So many "mes" to show to the world almost everyday.

Some days, like today, I wish I could just lie in my bed and not intereact with the world, but it's impossible.

I have classes to give.



terça-feira, 12 de novembro de 2024

 Dear Oprah,

Second time today, wow!

I was thinking about Christmas and how much I don't like this time of the year.

Don't get me wrong, I love the idea of Jesus coming to this world to save us, but I do hate what people have made of this date.

Few people give Jesus a thought during Christmas time.

It's all about presents and people getting around a table and most of the time, people who don't even like each other.

Here in Brazil they eat too much, they think it's more important to dress up and eat a feast and drink a lot.

They got in debt to buy Christmas gifts and not everybody gives money (or food) for those who needs it.

It's all kind of hypocritical, if you want my opinion.

For many years now I spend Christmas eve and day alone.

I used to go to stay with my children during this time of the year, but not only it is horribly expensive to buy tickets but also it's the same think: people pretending they care about one another when they really don't.

My daughter in-laws are not bad but they are not nice either.

I feel like I make them uncomfortable.

And I don't feel comfortable around them as well.

I have to smile and be... nice.

And they give too much presents for the kids.

Too much.

So much so that they don't get to enjoy any.

They are overwhelmed.

It would be nice to have a small Christmas dinner with only us around a table with not too much food and not to many presents and everybody laughing and enjoying each other company.


 Dear Oprah,

Things haven't changed since last time I wrote here, but I guess I have.

Yes, I am still lonely.

Yes, my friends still just call me or come to me when they need something and yes, my daughter is still a huge pain in my ass, but it is like it doesn't matter.

It simply doesn't matter.

All the horrible things my daughter says to me and about me online, is just like white noise.
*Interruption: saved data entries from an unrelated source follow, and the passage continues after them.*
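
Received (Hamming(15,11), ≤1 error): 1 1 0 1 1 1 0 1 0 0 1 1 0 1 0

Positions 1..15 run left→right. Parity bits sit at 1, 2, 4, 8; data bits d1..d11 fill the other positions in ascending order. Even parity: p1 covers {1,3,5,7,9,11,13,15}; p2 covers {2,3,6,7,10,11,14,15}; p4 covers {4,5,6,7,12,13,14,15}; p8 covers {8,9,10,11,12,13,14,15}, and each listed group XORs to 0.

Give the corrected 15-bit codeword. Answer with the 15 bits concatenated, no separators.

110101010011010

s1 (pos 1,3,5,7,9,11,13,15): 1⊕0⊕1⊕0⊕0⊕1⊕0⊕0 = 1
s2 (pos 2,3,6,7,10,11,14,15): 1⊕0⊕1⊕0⊕0⊕1⊕1⊕0 = 0
s4 (pos 4,5,6,7,12,13,14,15): 1⊕1⊕1⊕0⊕1⊕0⊕1⊕0 = 1
s8 (pos 8,9,10,11,12,13,14,15): 1⊕0⊕0⊕1⊕1⊕0⊕1⊕0 = 0
Syndrome s8…s1 = 0101 → error at position 5.
Flip position 5: 110111010011010 → 110101010011010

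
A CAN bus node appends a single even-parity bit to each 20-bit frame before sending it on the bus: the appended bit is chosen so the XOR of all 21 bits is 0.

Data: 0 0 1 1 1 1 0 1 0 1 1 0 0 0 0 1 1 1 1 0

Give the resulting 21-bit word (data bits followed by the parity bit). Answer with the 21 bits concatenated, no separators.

001111010110000111101

XOR of the 20 data bits: 0⊕0⊕1⊕1⊕1⊕1⊕0⊕1⊕0⊕1⊕1⊕0⊕0⊕0⊕0⊕1⊕1⊕1⊕1⊕0 = 1
Parity bit = 1 (so all 21 bits XOR to 0).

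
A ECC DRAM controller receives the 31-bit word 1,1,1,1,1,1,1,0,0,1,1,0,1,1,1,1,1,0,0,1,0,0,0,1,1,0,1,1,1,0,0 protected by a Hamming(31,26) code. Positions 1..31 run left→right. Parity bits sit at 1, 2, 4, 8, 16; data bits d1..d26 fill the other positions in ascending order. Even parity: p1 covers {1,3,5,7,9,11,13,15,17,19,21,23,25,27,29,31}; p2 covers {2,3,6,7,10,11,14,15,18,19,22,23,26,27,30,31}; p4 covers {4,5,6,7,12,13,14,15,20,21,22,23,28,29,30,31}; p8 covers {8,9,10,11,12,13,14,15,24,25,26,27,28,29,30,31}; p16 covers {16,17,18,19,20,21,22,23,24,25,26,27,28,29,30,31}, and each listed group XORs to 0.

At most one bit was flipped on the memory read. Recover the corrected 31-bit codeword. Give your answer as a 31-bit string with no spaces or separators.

1101111001101111100100011011100

s1 (pos 1,3,5,7,9,11,13,15,17,19,21,23,25,27,29,31): 1⊕1⊕1⊕1⊕0⊕1⊕1⊕1⊕1⊕0⊕0⊕0⊕1⊕1⊕1⊕0 = 1
s2 (pos 2,3,6,7,10,11,14,15,18,19,22,23,26,27,30,31): 1⊕1⊕1⊕1⊕1⊕1⊕1⊕1⊕0⊕0⊕0⊕0⊕0⊕1⊕0⊕0 = 1
s4 (pos 4,5,6,7,12,13,14,15,20,21,22,23,28,29,30,31): 1⊕1⊕1⊕1⊕0⊕1⊕1⊕1⊕1⊕0⊕0⊕0⊕1⊕1⊕0⊕0 = 0
s8 (pos 8,9,10,11,12,13,14,15,24,25,26,27,28,29,30,31): 0⊕0⊕1⊕1⊕0⊕1⊕1⊕1⊕1⊕1⊕0⊕1⊕1⊕1⊕0⊕0 = 0
s16 (pos 16,17,18,19,20,21,22,23,24,25,26,27,28,29,30,31): 1⊕1⊕0⊕0⊕1⊕0⊕0⊕0⊕1⊕1⊕0⊕1⊕1⊕1⊕0⊕0 = 0
Syndrome s16…s1 = 00011 → error at position 3.
Flip position 3: 1111111001101111100100011011100 → 1101111001101111100100011011100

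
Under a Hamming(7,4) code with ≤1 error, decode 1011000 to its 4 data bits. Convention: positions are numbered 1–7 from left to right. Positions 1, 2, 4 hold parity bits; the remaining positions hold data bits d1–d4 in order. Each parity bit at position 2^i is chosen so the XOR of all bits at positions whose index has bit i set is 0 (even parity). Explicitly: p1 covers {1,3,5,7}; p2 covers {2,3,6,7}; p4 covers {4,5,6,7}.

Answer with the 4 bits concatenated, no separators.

1010

s1 (pos 1,3,5,7): 1⊕1⊕0⊕0 = 0
s2 (pos 2,3,6,7): 0⊕1⊕0⊕0 = 1
s4 (pos 4,5,6,7): 1⊕0⊕0⊕0 = 1
Syndrome s4…s1 = 110 → error at position 6.
Flip position 6: 1011000 → 1011010
Read data bits from positions 3,5,6,7: 1010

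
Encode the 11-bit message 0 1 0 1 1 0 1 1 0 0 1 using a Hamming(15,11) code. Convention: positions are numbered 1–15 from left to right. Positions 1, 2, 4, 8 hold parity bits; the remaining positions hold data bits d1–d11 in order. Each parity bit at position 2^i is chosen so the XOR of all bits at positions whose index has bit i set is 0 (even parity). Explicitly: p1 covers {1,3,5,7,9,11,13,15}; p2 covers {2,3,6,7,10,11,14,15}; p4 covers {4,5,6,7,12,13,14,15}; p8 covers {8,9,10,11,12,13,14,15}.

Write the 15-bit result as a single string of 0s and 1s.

Place data at non-parity positions: p1 p2 0 p4 1 0 1 p8 1 0 1 1 0 0 1
p1 (pos 1,3,5,7,9,11,13,15): XOR of data positions = 0⊕1⊕1⊕1⊕1⊕0⊕1 = 1
p2 (pos 2,3,6,7,10,11,14,15): XOR of data positions = 0⊕0⊕1⊕0⊕1⊕0⊕1 = 1
p4 (pos 4,5,6,7,12,13,14,15): XOR of data positions = 1⊕0⊕1⊕1⊕0⊕0⊕1 = 0
p8 (pos 8,9,10,11,12,13,14,15): XOR of data positions = 1⊕0⊕1⊕1⊕0⊕0⊕1 = 0
Codeword: 110010101011001

110010101011001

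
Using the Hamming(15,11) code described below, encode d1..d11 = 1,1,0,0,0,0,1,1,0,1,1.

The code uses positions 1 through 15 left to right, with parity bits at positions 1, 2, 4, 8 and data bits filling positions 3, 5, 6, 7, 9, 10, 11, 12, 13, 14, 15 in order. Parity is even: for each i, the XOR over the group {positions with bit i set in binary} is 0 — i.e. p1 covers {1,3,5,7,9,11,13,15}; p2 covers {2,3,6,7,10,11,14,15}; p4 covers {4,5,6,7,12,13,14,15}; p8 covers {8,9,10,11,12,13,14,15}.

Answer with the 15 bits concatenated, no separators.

Place data at non-parity positions: p1 p2 1 p4 1 0 0 p8 0 0 1 1 0 1 1
p1 (pos 1,3,5,7,9,11,13,15): XOR of data positions = 1⊕1⊕0⊕0⊕1⊕0⊕1 = 0
p2 (pos 2,3,6,7,10,11,14,15): XOR of data positions = 1⊕0⊕0⊕0⊕1⊕1⊕1 = 0
p4 (pos 4,5,6,7,12,13,14,15): XOR of data positions = 1⊕0⊕0⊕1⊕0⊕1⊕1 = 0
p8 (pos 8,9,10,11,12,13,14,15): XOR of data positions = 0⊕0⊕1⊕1⊕0⊕1⊕1 = 0
Codeword: 001010000011011

001010000011011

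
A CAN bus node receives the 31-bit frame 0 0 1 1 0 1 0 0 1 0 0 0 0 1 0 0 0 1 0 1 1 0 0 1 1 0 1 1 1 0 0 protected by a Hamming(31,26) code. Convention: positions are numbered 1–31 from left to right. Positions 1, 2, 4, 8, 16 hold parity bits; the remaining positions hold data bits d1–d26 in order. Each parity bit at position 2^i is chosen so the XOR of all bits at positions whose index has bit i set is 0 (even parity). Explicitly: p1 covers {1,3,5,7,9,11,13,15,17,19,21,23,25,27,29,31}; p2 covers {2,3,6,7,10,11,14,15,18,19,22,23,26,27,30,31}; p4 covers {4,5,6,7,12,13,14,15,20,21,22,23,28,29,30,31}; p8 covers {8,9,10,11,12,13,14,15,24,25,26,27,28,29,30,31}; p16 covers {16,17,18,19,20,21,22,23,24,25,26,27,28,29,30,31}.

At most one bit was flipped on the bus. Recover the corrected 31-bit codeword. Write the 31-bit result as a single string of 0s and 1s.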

Sometimes it hurts because life could be so much different, but it isn't and I guess I just come to peace with myself about it.

No matter what I would like my life to be, it is what it is and if I can't say I am happy, at least I can say I am in peace.

I sleep and don't have nightmares.

I go to the gym, I work, I have my students, and my faith and suddenly it is like it is just what I need.

We always want what we can't have.

We think that we know what is best for us, but do we really?

Probably if we could just trust in God, or Divine Power and let things be, it will all come to a better end than if things were as we wished they were.

For the first time in a long, long time, I feel peace in my heart.